There are many today who feel that the absence of the gift of tongues is a serious
handicap to witness, but when the facts are faced we find it is not so. During the period
covered by the Acts of the Apostles the church possessed no other Scriptures than the
O.T. The New Testament, as we know it, did not exist. Slowly, as years went by, an
Epistle here and a "Gospel" there would be written, and when the church finally
possessed the prophetic writings now known to us as the New Testament, the need for the
gift of tongues and other supernatural endowments ceased. Consequently, today he who
faithfully uses the inspired Word of God in its fullness is on the same level of equipment
as those of the early church.

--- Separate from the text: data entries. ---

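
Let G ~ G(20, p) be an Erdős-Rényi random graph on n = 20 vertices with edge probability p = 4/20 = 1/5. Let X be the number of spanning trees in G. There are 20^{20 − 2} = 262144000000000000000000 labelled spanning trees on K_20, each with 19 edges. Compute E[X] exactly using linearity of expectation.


K_20 has 20^{20 − 2} = 262144000000000000000000 labelled spanning trees.
For each such spanning tree H, let X_H = 1 if all 19 edges of H are present in G. Then P[X_H = 1] = p^{19} = (1/5)^{19} = 1/19073486328125.
Summing the indicators: E[X] = Σ_H E[X_H] = 262144000000000000000000 · p^{19} = 262144000000000000000000 · 1/19073486328125 = 68719476736/5.
Numerically: E[X] ≈ 1.374e+10.

E[X] = 262144000000000000000000 · (1/5)^{19} = 68719476736/5 ≈ 1.374e+10.


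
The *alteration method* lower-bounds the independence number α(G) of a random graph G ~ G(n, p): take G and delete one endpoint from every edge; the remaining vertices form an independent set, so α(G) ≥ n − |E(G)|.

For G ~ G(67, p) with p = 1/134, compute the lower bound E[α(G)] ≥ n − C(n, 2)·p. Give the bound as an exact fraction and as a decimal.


E[|E(G)|] = C(67, 2)·p = 2211 · (1/134) = 33/2.
E[α(G)] ≥ n − E[|E(G)|] = 67 − 33/2 = 101/2.
Numerically: ≈ 50.500000.
(This is only a lower bound; the true E[α(G)] may be larger.)

E[α(G)] ≥ 101/2 ≈ 50.500000.


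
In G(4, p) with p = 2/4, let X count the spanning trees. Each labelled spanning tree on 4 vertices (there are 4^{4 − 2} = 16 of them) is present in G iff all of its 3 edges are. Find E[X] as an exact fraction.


K_4 has 4^{4 − 2} = 16 labelled spanning trees.
For each such spanning tree H, let X_H = 1 if all 3 edges of H are present in G. Then P[X_H = 1] = p^{3} = (1/2)^{3} = 1/8.
Summing the indicators: E[X] = Σ_H E[X_H] = 16 · p^{3} = 16 · 1/8 = 2.
Numerically: E[X] ≈ 2.

E[X] = 16 · (1/2)^{3} = 2 ≈ 2.


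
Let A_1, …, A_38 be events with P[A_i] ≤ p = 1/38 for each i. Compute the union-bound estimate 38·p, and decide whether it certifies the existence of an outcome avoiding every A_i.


Union bound: P[∪_{i=1}^{38} A_i] ≤ Σ_i P[A_i] ≤ 38·p = 38·(1/38) = 1.
Numerically: 1 ≈ 1.000000.
Is 1 < 1? NO.
Since the bound 1 is ≥ 1, the union bound is uninformative here; it does NOT by itself certify existence.

38·p = 1 ≈ 1.000000; existence NOT certified by the union bound.


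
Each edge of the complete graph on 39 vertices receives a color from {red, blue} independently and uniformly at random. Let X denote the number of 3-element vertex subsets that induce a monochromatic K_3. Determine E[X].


Let X = Σ_S X_S over the C(39, 3) = 9139 subsets S of size 3, where X_S = 1 if the K_3 on S is monochromatic.
For a fixed S, the K_3 on S has C(3, 2) = 3 edges. P[all 3 edges red] = (1/2)^3, and likewise for blue, so P[monochromatic] = 2·(1/2)^3 = 2^{1 − 3} = 1/4.
Summing: E[X] = C(39, 3) · 2^{1 − 3} = 9139 · 1/4 = 9139/4.
Numerically: E[X] ≈ 2284.75000.

E[X] = C(39,3)·2^(1−C(3,2)) = 9139/4 ≈ 2284.75000.


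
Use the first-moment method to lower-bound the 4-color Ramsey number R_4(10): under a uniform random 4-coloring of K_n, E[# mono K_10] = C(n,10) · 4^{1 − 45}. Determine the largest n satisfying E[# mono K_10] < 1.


We need C(n, 10) · 4^{1 − 45} < 1, i.e. C(n, 10) < 4^{45 − 1} = 309485009821345068724781056.
Check values of n near the boundary:
  n = 2021: C(2021, 10) = 306347841644770462864800616; 306347841644770462864800616 < 309485009821345068724781056? YES
  n = 2022: C(2022, 10) = 307870445231474093395937796; 307870445231474093395937796 < 309485009821345068724781056? YES
  n = 2023: C(2023, 10) = 309399856285778485315440716; 309399856285778485315440716 < 309485009821345068724781056? YES
  n = 2024: C(2024, 10) = 310936101848269937576192656; 310936101848269937576192656 < 309485009821345068724781056? NO
  n = 2025: C(2025, 10) = 312479209053472269772600560; 312479209053472269772600560 < 309485009821345068724781056? NO
  n = 2026: C(2026, 10) = 314029205130126398094885285; 314029205130126398094885285 < 309485009821345068724781056? NO
The largest n with C(n, 10) < 309485009821345068724781056 is n = 2023 (where E[X] = 77349964071444621328860179/77371252455336267181195264 ≈ 1.000). Hence R_4(10) > 2023, i.e. R_4(10) ≥ 2024.

Largest n = 2023; hence R_4(10) > 2023.


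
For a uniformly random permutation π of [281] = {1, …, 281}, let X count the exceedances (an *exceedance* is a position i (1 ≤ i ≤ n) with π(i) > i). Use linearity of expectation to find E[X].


Write X = Σ_{i=1}^{281} X_i, where X_i = 1_{π(i) > i}.
For each fixed i, π(i) is uniform over {1, …, 281} (marginal of a uniform permutation), so P[π(i) > i] = (n − i)/n. Summing: Σ_{i=1}^{281} (n − i)/n = (0 + 1 + … + 280)/281 = 281(281 − 1)/(2·281) = (281 − 1)/2.
Hence E[X] = Σ_{i=1}^{281} (281 − i)/281 = 140 ≈ 140.000000.

E[X] = 140 = 140.000000.


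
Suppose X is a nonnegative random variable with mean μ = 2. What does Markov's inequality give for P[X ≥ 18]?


μ = E[X] = 2, a = 18.
Markov: P[X ≥ 18] ≤ μ/a = (2)/18 = 1/9.
Numerically: ≈ 0.11111.
(Since a = 18 > μ = 2.00000, the bound 1/9 is < 1 and informative.)

P[X ≥ 18] ≤ 1/9 ≈ 0.11111.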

The fact that physical healing and other phenomena are not
now associated with the preaching of the Word is explainable on the ground of the
absence of Israel, as a nation, a feature that is of the utmost dispensational importance.
Those who are acquainted with the Jewish mind and Jewish history know that it was
the ambition of many Jews who had been born in foreign lands, to spend their last days in
Jerusalem. These are described as "dwellers" at Jerusalem. That there were those who
had come to keep the feast, other than "dwellers", is clear from Acts 2: 10, where some
are called "strangers of Rome", and where, in the same verse, the whole company is
summed up as "Jews and proselytes".
At first sight the enumeration of the countries from which the assembled Jews came
strikes the reader as somewhat odd, but when we stand with Peter and think of the
dispersion of Israel, we shall see definite order and intention. There had been three great
dispersions of the Jews and these are indicated in the list of countries given in
Acts 2: 9-11.
The first was of the ten tribes into Media and Assyria, and the two tribes to Babylon.
At the time of the apostles, the Parthians ruled over a district that extended from the
Euphrates to the Jordan and the Oxus to the Persian Gulf. The second took the Jews to
Asia Minor, Cappadocia, etc., and as an offshoot of the Assyrian dispersion. The third,
or Egyptians dispersion, took place under Ptolemy Lagus. There is also in this list of
countries an evident allusion to the prophecy of restoration found in Isa. 11: 11:--
"It shall come to pass in that day that the Lord shall set His hand again the second
time to recover the remnant of His people which shall be left, from Assyria, and from
Egypt, and from Pathros, and from Cush, and from Elam, and from Shinar, and from
Hamath, and from the islands of the sea."
Fuller details of these dispersions are given in Conybeare and Howson, Vol. 1: 20, 22,
and in Medes' Essays. We do not further pursue the matter here, but would remark in
passing that Peter seems to have kept in touch with the dispersion during his lifetime. He
went to Babylon (I Pet. 5: 13). He also wrote his two epistles to the dispersion in
Asia Minor, and, if Jerome is to be trusted, he provided for the spiritual needs of the
Egyptian dispersion by sending John Mark to them.